1.0 Information Technology

2.0 Organizational and Management Concepts

3.0 Theory and Development of Systems

Each subject area contains major topics and each major topic contains subtopics, which are the lowest level curriculum elements of the body of knowledge. A fourth level with more detail for third level elements is useful in describing curriculum content.

Sources Used in Defining the Body of Knowledge

Each of these subject areas represents specific domains of knowledge. The entire body of knowledge consists of more than a thousand elements in a four level hierarchy (Nunamaker, Couger, and Davis, 1982; DPMA, 1981,1986; Longenecker and Feinstein, 1991c; Longenecker, Feinstein et al., 1994). Adding the fourth level made it possible to include the more than 100 elements from the CS knowledge body by Turner and Tucker (1991) and the 120 elements from the software engineering body of knowledge. Elements of the software engineering body of knowledge were explicitly derived from analysis of curriculum content contained in reports on software engineering education developed by the Software Engineering Institute (Ford, 1990, 1991), and were based on the observations of Glass (1992), other reports from the SEI (Berry, 1992; Ford, Gibbs, and Tomayko, 1987; Ford and Ardis, 1989; Ford, 1994; Gibbs and Ford, 1986; Shaw, 1986, 1990; SEI, 1991; Tomayko and Shaw, 1991), and other efforts (BCS, 1989; Ford and Gibbs, 1989; Freeman, 1987; Gibbs, 1989; Leventhal and Mynatt, 1987; NSF, 1993; Parnas, 1990; Wasserman, 1976).

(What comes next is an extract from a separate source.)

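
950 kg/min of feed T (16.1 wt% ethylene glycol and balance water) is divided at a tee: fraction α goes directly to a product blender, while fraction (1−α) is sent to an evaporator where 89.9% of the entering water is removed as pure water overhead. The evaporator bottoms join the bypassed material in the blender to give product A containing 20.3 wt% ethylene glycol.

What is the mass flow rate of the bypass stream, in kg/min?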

Two Level View of the Body of Knowledge

Table A5.1 shows a two level hierarchy of the body of knowledge. The three major subject areas are broken into subareas. While Table A5.1 shows only two levels, the complete body of knowledge available at the URL [1] contains the expansion to four levels. As reported in IS97 (Davis et al., 1997), earlier surveys suggest that there is a substantial agreement between industry expectations and the depth standard set by IS academics.